A small group of people started the work, but it grew fast.
By March 2021, the group officially became the Pennsylvania Educator Diversity Consortium (PEDC). The co-founders—Donna-Marie Cole-Malott, Juliet Curci, and Karen Parker Thompson—helped shape the group into what it is today.
Today, PEDC is a 501(c)(3) organization backed by early funding from New Schools Venture Fund and support from the Heinz Endowments, McElhattan Foundation, William Penn Foundation, Spring Point Partners, and the Henry L. Hillman Foundation.
Our network includes hundreds of people and organizations working to make Pennsylvania’s education system more inclusive—and to inspire change beyond the state.
Our systems have not been designed to fully recognize, support, or reflect the brilliance of our communities.
Systemic barriers and backlash against equity work continue to challenge this mission. While the need rises, recruitment and retention of diverse educators remain difficult. Many face financial barriers, lack of representation, and unsupportive environments.
Without intentional structures for mentorship, wellness, and leadership development, we lose incredible educators each year. It’s not just a workforce crisis—it’s a loss of joy, wisdom, and connection.
This is about restoring dignity to the profession. Educators are essential—yet often denied the respect, pay, and wellness they deserve.
The need for change is urgent. So is the opportunity.

PA State Representative Regina Young speaks with educators
Across Pennsylvania, the call for educational transformation is growing louder. Not because our communities lack brilliance, talent, or potential, but because our systems have not been designed to recognize, support, value, and reflect them.
We need more than a few diverse educators in isolated classrooms—we need a vibrant, supported, and culturally relevant and sustaining educator workforce that spans every level of education. From teacher preparation programs to PK-12 schools, from deans to superintendents, from faculty chairs to principals, the face and practice of education must evolve to reflect the students we serve.
However, barriers persist. Systemic inequities, shrinking educator pipelines, and resistance to culturally relevant and sustaining education (CRSE) are compounded by a growing backlash against race and gender equity. Educators and leaders committed to this work are not just under-resourced—they’re under attack.
PEDC’s approach is rooted in collaboration and shared responsibility. We bring people and organizations together across the education ecosystem to create systemic, lasting change. Our work is guided by the Collective Impact framework—an equity-centered model for driving transformation at scale. Learn more about how we drive change. ➤
We’re finalizing our Common Agenda with our community, ensuring our vision and goals are grounded in shared purpose and shaped by those closest to the work.

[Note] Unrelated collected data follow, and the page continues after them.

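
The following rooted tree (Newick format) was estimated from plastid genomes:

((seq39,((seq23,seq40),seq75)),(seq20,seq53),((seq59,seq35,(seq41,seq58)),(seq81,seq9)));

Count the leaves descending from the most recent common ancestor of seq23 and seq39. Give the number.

The MRCA of seq23 and seq39 is the node subtending (seq39,((seq23,seq40),seq75)).
That clade contains 4 terminal taxa: seq23, seq39, seq40, seq75.

4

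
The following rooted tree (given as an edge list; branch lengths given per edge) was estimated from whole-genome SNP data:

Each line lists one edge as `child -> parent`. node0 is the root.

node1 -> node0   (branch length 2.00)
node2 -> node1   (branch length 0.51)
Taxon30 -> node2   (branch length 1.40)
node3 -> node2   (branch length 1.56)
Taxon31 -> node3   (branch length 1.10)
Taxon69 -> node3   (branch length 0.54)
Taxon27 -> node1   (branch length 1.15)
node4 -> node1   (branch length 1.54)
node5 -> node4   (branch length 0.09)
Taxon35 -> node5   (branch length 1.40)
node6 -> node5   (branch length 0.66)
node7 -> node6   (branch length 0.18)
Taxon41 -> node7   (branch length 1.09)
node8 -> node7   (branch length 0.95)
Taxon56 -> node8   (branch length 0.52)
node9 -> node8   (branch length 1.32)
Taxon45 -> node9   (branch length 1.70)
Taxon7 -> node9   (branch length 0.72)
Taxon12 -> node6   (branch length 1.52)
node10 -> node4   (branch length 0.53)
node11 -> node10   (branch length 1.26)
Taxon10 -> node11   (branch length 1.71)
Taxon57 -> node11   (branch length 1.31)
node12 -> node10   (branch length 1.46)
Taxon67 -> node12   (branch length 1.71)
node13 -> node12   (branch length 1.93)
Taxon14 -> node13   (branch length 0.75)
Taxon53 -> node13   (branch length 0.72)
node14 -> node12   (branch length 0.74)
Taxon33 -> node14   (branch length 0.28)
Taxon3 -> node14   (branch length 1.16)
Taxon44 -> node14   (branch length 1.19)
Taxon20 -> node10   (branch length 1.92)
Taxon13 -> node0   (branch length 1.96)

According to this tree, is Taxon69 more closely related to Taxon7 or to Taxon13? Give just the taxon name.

Taxon7

The MRCA of Taxon69 and Taxon7 subtends ((Taxon30,(Taxon31,Taxon69)),Taxon27,((Taxon35,((Taxon41,(Taxon56,(Taxon45,Taxon7))),Taxon12)),((Taxon10,Taxon57),(Taxon67,(Taxon14,Taxon53),(Taxon33,Taxon3,Taxon44)),Taxon20))) (19 taxa).
The MRCA of Taxon69 and Taxon13 is the root, subtending the entire tree (20 taxa).
The first is nested inside the second, so Taxon69 shares a more recent common ancestor with Taxon7.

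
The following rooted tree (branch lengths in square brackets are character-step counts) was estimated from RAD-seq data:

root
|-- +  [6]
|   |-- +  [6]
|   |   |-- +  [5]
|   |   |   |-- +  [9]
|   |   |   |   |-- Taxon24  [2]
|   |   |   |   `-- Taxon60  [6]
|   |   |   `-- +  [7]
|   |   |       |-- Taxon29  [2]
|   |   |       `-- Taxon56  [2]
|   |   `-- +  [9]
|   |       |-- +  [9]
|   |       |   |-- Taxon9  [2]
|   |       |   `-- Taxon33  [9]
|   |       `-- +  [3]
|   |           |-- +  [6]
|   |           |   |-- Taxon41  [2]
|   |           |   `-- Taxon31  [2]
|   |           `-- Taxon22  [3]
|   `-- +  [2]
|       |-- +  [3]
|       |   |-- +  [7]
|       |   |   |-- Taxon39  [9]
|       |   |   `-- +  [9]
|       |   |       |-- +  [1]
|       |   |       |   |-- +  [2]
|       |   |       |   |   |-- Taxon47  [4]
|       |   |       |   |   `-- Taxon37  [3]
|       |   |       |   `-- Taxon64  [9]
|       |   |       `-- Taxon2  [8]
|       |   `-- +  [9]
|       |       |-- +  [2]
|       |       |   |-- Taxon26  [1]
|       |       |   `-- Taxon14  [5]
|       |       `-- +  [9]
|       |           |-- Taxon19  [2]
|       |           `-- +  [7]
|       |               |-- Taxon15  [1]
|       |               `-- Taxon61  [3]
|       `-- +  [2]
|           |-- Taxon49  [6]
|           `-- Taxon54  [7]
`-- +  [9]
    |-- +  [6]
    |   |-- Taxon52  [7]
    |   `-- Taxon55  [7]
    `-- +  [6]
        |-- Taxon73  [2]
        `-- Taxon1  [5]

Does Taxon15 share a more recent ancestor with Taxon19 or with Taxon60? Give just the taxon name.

Taxon19

The MRCA of Taxon15 and Taxon19 subtends (Taxon19,(Taxon15,Taxon61)) (3 taxa).
The MRCA of Taxon15 and Taxon60 subtends ((((Taxon24,Taxon60),(Taxon29,Taxon56)),((Taxon9,Taxon33),((Taxon41,Taxon31),Taxon22))),(((Taxon39,(((Taxon47,Taxon37),Taxon64),Taxon2)),((Taxon26,Taxon14),(Taxon19,(Taxon15,Taxon61)))),(Taxon49,Taxon54))) (21 taxa).
The first is nested inside the second, so Taxon15 shares a more recent common ancestor with Taxon19.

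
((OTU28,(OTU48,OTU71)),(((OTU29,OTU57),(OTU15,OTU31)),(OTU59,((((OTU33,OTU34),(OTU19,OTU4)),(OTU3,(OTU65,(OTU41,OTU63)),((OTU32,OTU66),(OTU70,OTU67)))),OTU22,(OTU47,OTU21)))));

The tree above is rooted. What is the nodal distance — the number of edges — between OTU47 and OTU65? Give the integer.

The MRCA of OTU47 and OTU65 is the node subtending ((((OTU33,OTU34),(OTU19,OTU4)),(OTU3,(OTU65,(OTU41,OTU63)),((OTU32,OTU66),(OTU70,OTU67)))),OTU22,(OTU47,OTU21)).
From OTU47 up to that node: 2 branches. From OTU65 up to the same node: 4 branches. Total: 2 + 4 = 6.

6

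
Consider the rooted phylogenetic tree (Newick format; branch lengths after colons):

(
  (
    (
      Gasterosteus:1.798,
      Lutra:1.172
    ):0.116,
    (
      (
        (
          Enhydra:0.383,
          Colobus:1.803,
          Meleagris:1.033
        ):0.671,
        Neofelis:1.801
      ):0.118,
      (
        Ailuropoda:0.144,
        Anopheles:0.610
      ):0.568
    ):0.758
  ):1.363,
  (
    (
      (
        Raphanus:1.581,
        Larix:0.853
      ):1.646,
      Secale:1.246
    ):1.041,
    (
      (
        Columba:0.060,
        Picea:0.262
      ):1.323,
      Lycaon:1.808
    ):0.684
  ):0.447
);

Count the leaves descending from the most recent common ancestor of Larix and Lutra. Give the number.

14

The MRCA of Larix and Lutra is the root, so the clade is the entire tree.
That clade contains 14 terminal taxa: Ailuropoda, Anopheles, Colobus, Columba, Enhydra, Gasterosteus, Larix, Lutra, Lycaon, Meleagris, Neofelis, Picea, Raphanus, Secale.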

We are establishing ways to measure progress collectively, so we can stay aligned, accountable, continuously learn, and be transparent in our impact.
At our SWPA regional hub, a dedicated working group is developing and piloting a shared measurement model, co-creating tools that reflect local needs and experiences while informing statewide learning.
At PEDC, our members and partner organizations collaborate toward a common purpose: advancing educator diversity and cultivating culturally relevant and sustaining educators, practices, and systems.
Mutually reinforcing activities are about aligning diverse efforts to drive collective progress. That means intentionally connecting each participant’s or organization's contributions—whether through policy, preparation, practice, or community engagement—to maximize shared impact.
This approach respects the different roles each of us plays while ensuring our efforts move in the same direction.
Ongoing communication keeps our work collaborative and coordinated. Through monthly statewide and regional convenings, newsletters, and interactive touchpoints, we stay connected, responsive, and informed.
From professional learning to working groups and our statewide Summit, each effort is distinct yet interconnected—working in harmony toward our shared vision.
By listening first and getting to know the values, strengths, and needs of our community members, we ensure that our communication strengthens alignment, trust, and impact across the network.
PEDC serves as the organizing intermediary—offering leadership, strategy, facilitation, and infrastructure to hold the vision and keep the work moving forward.
Our backbone team is also deeply committed to centering healing and wellness—for our community and ourselves—because sustaining the work means sustaining the people doing it.
Our work is also grounded in solidarity and guided by the principles of targeted universalism. We believe in a shared vision for educational equity—but recognize that achieving universal goals requires strategies that respond to the unique barriers different organizations face.
Solidarity means we stand together—not just in values, but in action. It is evident in our policy and advocacy working groups, summit, and other working groups, where members co-create solutions and collectively own the work.
Targeted universalism reminds us that while we’re all striving for the same destination—an education system where every student and educator can thrive—the pathways must be tailored to meet specific needs, especially for those most impacted by systemic inequities.
This work cannot happen in silos. It requires cross-sector collaboration and co-creation, where people bring their expertise, lived experience, and leadership to the table. Whether shaping policy, designing learning, or strengthening local networks, each of us has a role to play—and when we move in solidarity, we move with power.